One option under consideration is charging an admission fee. The event started more than 20 years ago and has grown significantly. Celebrities, skits and videos are featured along with a before-now free admission chance to see the Jayhawks in a town where regular season tickets are hard to snag. KU alum Rob Riggle, an actor and comedian, attended the event and was featured as part of one skit.
Associate athletic director Jim Marchiony said the athletics department plans to discuss possible changes for controlling crowds as they wait for entrance into the free event, which marks the beginning of the men's basketball season. Fans typically line up for hours to get into Allen Fieldhouse.
Because of storms in the area Friday night, plans to offer an outdoor overflow viewing area at Hoglund Park were canceled at 9 a.m. Friday. The fieldhouse holds an estimated 16,300 and at least 20,000 sought to get in.
This year's Late Night event included the introduction of Andrew Wiggins, the nation's top basketball recruit. Many fans predict this is a Final Four team.
"What we will do is meet and discuss all of our procedures from communication, from security even to the point of whether this should remain a general admission non-ticket event," Marchiony said.
Fans complained about people frequently cutting in line and a mob rushing the entrance when the doors opened Friday. Between 3,000 and 5,000 fans were turned away. Others reported fights broke out and that the university wasn't providing security or crowd control.
"We don't want to change the spirit and the atmosphere of what Late Night has been, but we do have to consider fans' behavior and safety and the general fan experience," Marchiony said.
Traci and Dwight Bennett came from Derby on Friday to meet their daughter, Amber Hess, and had a spot in line at around 11:45 a.m., Traci Bennett said.
"Absolutely no one was watching from the university for any crowd control," Bennett said. "We didn't see any security outside and nobody made sure people stayed in line."
At one point people who appeared to be students began filing in front of her family, "sometimes 20 to 30 at a time," she said.
One woman described someone suffering a broke arm and bloody nose after they were trampled in the melee. Another woman said a loved one had a vehicle vandalized. Some described waiting 6-plus hours to get in and not making it inside.
Mike Andress and his 12-year-old son, Charlie, came from Philadelphia to see the Jayhawks. They made it in, but not without some scary moments.
"Let me tell you, these people coming down the hill, they were just running out of control," he said, adding that he feared his son would be hurt. "We got out of the way. We actually stood under a tree while they stampeded by. It was chaos."

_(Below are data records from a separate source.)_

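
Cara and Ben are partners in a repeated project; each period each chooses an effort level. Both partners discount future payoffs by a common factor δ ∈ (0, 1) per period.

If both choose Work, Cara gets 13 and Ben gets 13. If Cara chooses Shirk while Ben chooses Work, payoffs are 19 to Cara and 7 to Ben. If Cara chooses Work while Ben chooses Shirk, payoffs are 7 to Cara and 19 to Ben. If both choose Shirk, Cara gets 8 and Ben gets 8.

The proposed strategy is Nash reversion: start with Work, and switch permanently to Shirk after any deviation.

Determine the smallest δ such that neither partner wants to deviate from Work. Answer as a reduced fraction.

6/11

Cooperation forever yields 13 each period: 13/(1−δ).
Deviating yields 19 once, then 8 forever: 19 + 8δ/(1−δ).
No profitable deviation requires 13/(1−δ) ≥ 19 + 8δ/(1−δ).
Multiplying by (1−δ): 13 ≥ 19(1−δ) + 8δ = 19 − 11δ.
So 11δ ≥ 6, i.e. δ ≥ 6/11.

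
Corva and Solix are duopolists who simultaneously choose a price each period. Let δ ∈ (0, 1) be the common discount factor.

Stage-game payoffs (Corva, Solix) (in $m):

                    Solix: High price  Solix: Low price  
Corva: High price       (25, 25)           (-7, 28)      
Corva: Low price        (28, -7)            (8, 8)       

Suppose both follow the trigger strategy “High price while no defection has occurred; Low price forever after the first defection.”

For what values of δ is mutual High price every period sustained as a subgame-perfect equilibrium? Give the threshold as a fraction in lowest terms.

Under grim trigger the critical discount factor is (T−C)/(T−P) with T = 28, C = 25, P = 8.
δ* = (28−25)/(28−8) = 3/20.

3/20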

Brandon Meyers also made it in, but not without some complications. He described it as a "shoving match, free fall."
"Everyone was looking to get into only a handful of doors," Meyers said.

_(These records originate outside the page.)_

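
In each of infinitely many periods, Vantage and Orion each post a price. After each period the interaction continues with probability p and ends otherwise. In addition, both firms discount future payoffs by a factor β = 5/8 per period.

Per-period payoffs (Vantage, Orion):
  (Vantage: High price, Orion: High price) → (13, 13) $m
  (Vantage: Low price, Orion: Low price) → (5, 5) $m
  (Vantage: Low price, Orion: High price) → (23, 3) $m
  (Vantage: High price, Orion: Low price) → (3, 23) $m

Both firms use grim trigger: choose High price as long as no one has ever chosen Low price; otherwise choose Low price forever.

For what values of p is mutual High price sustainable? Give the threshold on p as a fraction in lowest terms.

8/9

Expected continuation weight on next period's payoff is β·p = 5/8·p, which plays the role of the discount factor.
Cooperation requires 5/8·p ≥ (23−13)/(23−5) = 5/9, hence p ≥ 8/9.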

Emily Murphy said on KCTV5's Facebook page that she got in and didn't notice any problems. However, she did say more people were lined up than in previous years.

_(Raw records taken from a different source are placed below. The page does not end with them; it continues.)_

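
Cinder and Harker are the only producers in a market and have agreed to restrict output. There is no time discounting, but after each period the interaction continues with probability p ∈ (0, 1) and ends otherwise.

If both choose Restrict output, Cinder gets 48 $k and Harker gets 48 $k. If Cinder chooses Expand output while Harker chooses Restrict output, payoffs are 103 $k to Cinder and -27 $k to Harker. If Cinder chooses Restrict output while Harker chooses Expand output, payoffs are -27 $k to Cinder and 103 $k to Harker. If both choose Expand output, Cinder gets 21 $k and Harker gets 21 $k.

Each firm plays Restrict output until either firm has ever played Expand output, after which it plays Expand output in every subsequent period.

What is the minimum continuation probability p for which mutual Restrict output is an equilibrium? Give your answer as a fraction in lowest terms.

55/82

With no time discounting, the continuation probability p plays the role of the discount factor.
Grim-trigger IC: 48/(1−p) ≥ 103 + 21p/(1−p) ⇒ p ≥ (103−48)/(103−21) = 55/82.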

Keriann Battaglia said she lined up at noon and wasn't able to get in.
"Then I had to wait for another hour and half (since they closed the doors on us and made us believe they were going to open them again) just for someone to tell us that the fieldhouse was at capacity. I was very, very disappointed," she wrote. "I will admit- all the people that rushed the gates and trampled people were acting like Missouri fans- I'm embarrassed for them. C'mon Jayhawks! Get it together."
Renee Cosby had VIP tickets and got in. She said some doors opened sooner than others, leading to chaos.
"But to be honest, what did they expect?! There were a TON of people there," she wrote. "You were risking not being able to get in considering the capacity."
Mike Meiss wrote that an announcement was never made that the fieldhouse was full.
I have gone to 10 different Late Nights, starting with Coach Roy's first one and have never seen this kind of thing happen before," he wrote.
His complaint was common with numerous long-time attendees who said this was the most disorganized and poorly handled one.
Some fans suggested a lottery system for getting tickets.